Travis understands the sensitivity of the matter. “Right.” He waves it off. “We’ll talk about it later, dude.”

Nick parks the Montego on arriving home and he and Travis go inside. There they find John and Ian watching television and begin discussing the details of the night’s plans–only Nick can’t pay much attention. A buzzing is ringing in his ear that leaves him feeling disoriented. Finally, the nagging tone forces him to check reality and ask, “Does anyone else hear that?”

The group listens and agrees that an irritant, like a fire alarm or a siren, is emanating from outside the apartment, and when Nick opens the front door again, they all realize it is the sound of a jammed car horn. Nick steps outside to the causeway to see what kind of wreck is producing the voluminous whine. Looking out across the rows of cars, gradually his hearing hones in on the sound, centered on the Montego. He sighs, knowing something in his gut. “I’ll be right back,” he says to the boys, his eyes on her.

As he approaches, and the dismal sound grows louder, a wave of pity washes over him. He knows. The horn, blasting out into the parking lot, resounding off apartment building walls, resembles more that of a lone howling wolf. It was not the tone of a scream, an irritated bark in a traffic jam after being cut-off. It was sad. She was crying.

The boys come to the door of their apartment to see what the matter is. Neighbors stand by their windows to seek out what is disturbing the quiet afternoon. All eyes are on Nick as he places his hand upon the door handle, and the howling instantly leaves a hole of silence in the humid summer air.

It was then that Nick knew his mistake.

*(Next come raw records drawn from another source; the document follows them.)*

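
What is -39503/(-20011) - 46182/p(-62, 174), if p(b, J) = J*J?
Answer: 45307471/100975506 ≈ 0.44870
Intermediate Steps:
p(b, J) = J²
-39503/(-20011) - 46182/p(-62, 174) = -39503/(-20011) - 46182/(174²) = -39503*(-1/20011) - 46182/30276 = 39503/20011 - 46182*1/30276 = 39503/20011 - 7697/5046 = 45307471/100975506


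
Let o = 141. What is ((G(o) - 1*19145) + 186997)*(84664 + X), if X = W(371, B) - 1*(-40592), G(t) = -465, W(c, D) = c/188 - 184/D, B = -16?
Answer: 3942074492807/188 ≈ 2.0968e+10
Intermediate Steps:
W(c, D) = -184/D + c/188 (W(c, D) = c*(1/188) - 184/D = c/188 - 184/D = -184/D + c/188)
X = 7633829/188 (X = (-184/(-16) + (1/188)*371) - 1*(-40592) = (-184*(-1/16) + 371/188) + 40592 = (23/2 + 371/188) + 40592 = 2533/188 + 40592 = 7633829/188 ≈ 40606.)
((G(o) - 1*19145) + 186997)*(84664 + X) = ((-465 - 1*19145) + 186997)*(84664 + 7633829/188) = ((-465 - 19145) + 186997)*(23550661/188) = (-19610 + 186997)*(23550661/188) = 167387*(23550661/188) = 3942074492807/188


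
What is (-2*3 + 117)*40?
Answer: 4440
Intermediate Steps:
(-2*3 + 117)*40 = (-6 + 117)*40 = 111*40 = 4440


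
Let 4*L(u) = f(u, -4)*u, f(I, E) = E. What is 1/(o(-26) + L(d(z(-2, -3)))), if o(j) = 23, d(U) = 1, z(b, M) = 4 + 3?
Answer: 1/22 ≈ 0.045455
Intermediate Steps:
z(b, M) = 7
L(u) = -u (L(u) = (-4*u)/4 = -u)
1/(o(-26) + L(d(z(-2, -3)))) = 1/(23 - 1*1) = 1/(23 - 1) = 1/22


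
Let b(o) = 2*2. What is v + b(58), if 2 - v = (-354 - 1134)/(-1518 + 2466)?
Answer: 598/79 ≈ 7.5696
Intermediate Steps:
b(o) = 4
v = 282/79 (v = 2 - (-354 - 1134)/(-1518 + 2466) = 2 - (-1488)/948 = 2 - 1*(-124/79) = 2 + 124/79 = 282/79 ≈ 3.5696)
v + b(58) = 282/79 + 4 = 598/79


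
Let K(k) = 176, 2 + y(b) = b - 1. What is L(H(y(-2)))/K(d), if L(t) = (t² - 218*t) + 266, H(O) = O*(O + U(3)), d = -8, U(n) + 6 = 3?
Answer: -3427/88 ≈ -38.943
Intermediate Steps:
U(n) = -3 (U(n) = -6 + 3 = -3)
y(b) = -3 + b (y(b) = -2 + (b - 1) = -2 + (-1 + b) = -3 + b)
H(O) = O*(-3 + O) (H(O) = O*(O - 3) = O*(-3 + O))
L(t) = 266 + t² - 218*t
L(H(y(-2)))/K(d) = (266 + ((-3 - 2)*(-3 + (-3 - 2)))² - 218*(-3 - 2)*(-3 + (-3 - 2)))/176 = (266 + (-5*(-3 - 5))² - (-1090)*(-3 - 5))*(1/176) = (266 + (-5*(-8))² - (-1090)*(-8))*(1/176) = (266 + 40² - 218*40)*(1/176) = (266 + 1600 - 8720)*(1/176) = -6854*1/176 = -3427/88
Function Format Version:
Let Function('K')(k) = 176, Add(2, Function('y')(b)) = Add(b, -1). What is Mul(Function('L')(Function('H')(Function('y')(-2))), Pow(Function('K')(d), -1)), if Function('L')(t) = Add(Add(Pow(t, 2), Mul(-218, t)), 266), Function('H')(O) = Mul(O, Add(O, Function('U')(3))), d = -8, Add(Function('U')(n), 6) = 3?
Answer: Rational(-3427, 88) ≈ -38.943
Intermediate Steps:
Function('U')(n) = -3 (Function('U')(n) = Add(-6, 3) = -3)
Function('y')(b) = Add(-3, b) (Function('y')(b) = Add(-2, Add(b, -1)) = Add(-2, Add(-1, b)) = Add(-3, b))
Function('H')(O) = Mul(O, Add(-3, O)) (Function('H')(O) = Mul(O, Add(O, -3)) = Mul(O, Add(-3, O)))
Function('L')(t) = Add(266, Pow(t, 2), Mul(-218, t))
Mul(Function('L')(Function('H')(Function('y')(-2))), Pow(Function('K')(d), -1)) = Mul(Add(266, Pow(Mul(Add(-3, -2), Add(-3, Add(-3, -2))), 2), Mul(-218, Mul(Add(-3, -2), Add(-3, Add(-3, -2))))), Pow(176, -1)) = Mul(Add(266, Pow(Mul(-5, Add(-3, -5)), 2), Mul(-218, Mul(-5, Add(-3, -5)))), Rational(1, 176)) = Mul(Add(266, Pow(Mul(-5, -8), 2), Mul(-218, Mul(-5, -8))), Rational(1, 176)) = Mul(Add(266, Pow(40, 2), Mul(-218, 40)), Rational(1, 176)) = Mul(Add(266, 1600, -8720), Rational(1, 176)) = Mul(-6854, Rational(1, 176)) = Rational(-3427, 88)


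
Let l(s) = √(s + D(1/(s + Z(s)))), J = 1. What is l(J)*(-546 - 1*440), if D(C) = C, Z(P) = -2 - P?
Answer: -493*√2 ≈ -697.21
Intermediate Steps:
l(s) = √(-½ + s) (l(s) = √(s + 1/(s + (-2 - s))) = √(s + 1/(-2)) = √(s - ½) = √(-½ + s))
l(J)*(-546 - 1*440) = (√(-2 + 4*1)/2)*(-546 - 1*440) = (√(-2 + 4)/2)*(-546 - 440) = (√2/2)*(-986) = -493*√2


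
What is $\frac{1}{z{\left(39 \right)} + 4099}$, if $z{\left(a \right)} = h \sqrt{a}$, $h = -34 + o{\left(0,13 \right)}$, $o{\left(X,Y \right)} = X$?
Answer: $\frac{4099}{16756717} + \frac{34 \sqrt{39}}{16756717} \approx 0.00025729$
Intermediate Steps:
$h = -34$ ($h = -34 + 0 = -34$)
$z{\left(a \right)} = - 34 \sqrt{a}$
$\frac{1}{z{\left(39 \right)} + 4099} = \frac{1}{- 34 \sqrt{39} + 4099} = \frac{1}{4099 - 34 \sqrt{39}}$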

As he sat in the plush, velvet interior, he hugged the steering wheel with sincere apology, knowing age is a simple matter of unavoidable consequence. No one asks to grow old and fall apart. No one, human or machine, wants to be useless or discarded. Travis, back at the apartment, turns to John and Ian and smiles. “Let’s give them some privacy,” he says, walking in and shutting the door.

She lingered, she waited, she drove, and she loved them, her little owners. And if she couldn’t sit with them in their midnight reveries in bars, prattle with them philosophically in coffeehouses, or joke mischievously in their bong-addled hazes, she could take them wherever they wanted to go and make sure they got home. And she did it with grace.

  1. Consider someone you know. Now think of words to describe them. So many words! There are so many dimensions and facets and qualities. Now think about the toaster in your kitchen. Not so many words. Unless that toaster is cantankerous and fussy and sometimes burns the toast even when it’s on the same setting you always use! It is indeed rare that a manufactured good, whose very nature is to be a precise copy, not only fails to be a copy, but does so in a way that makes it better rather than destroy it. The rule of mutation is the lemon: that which is not a good copy and also fails.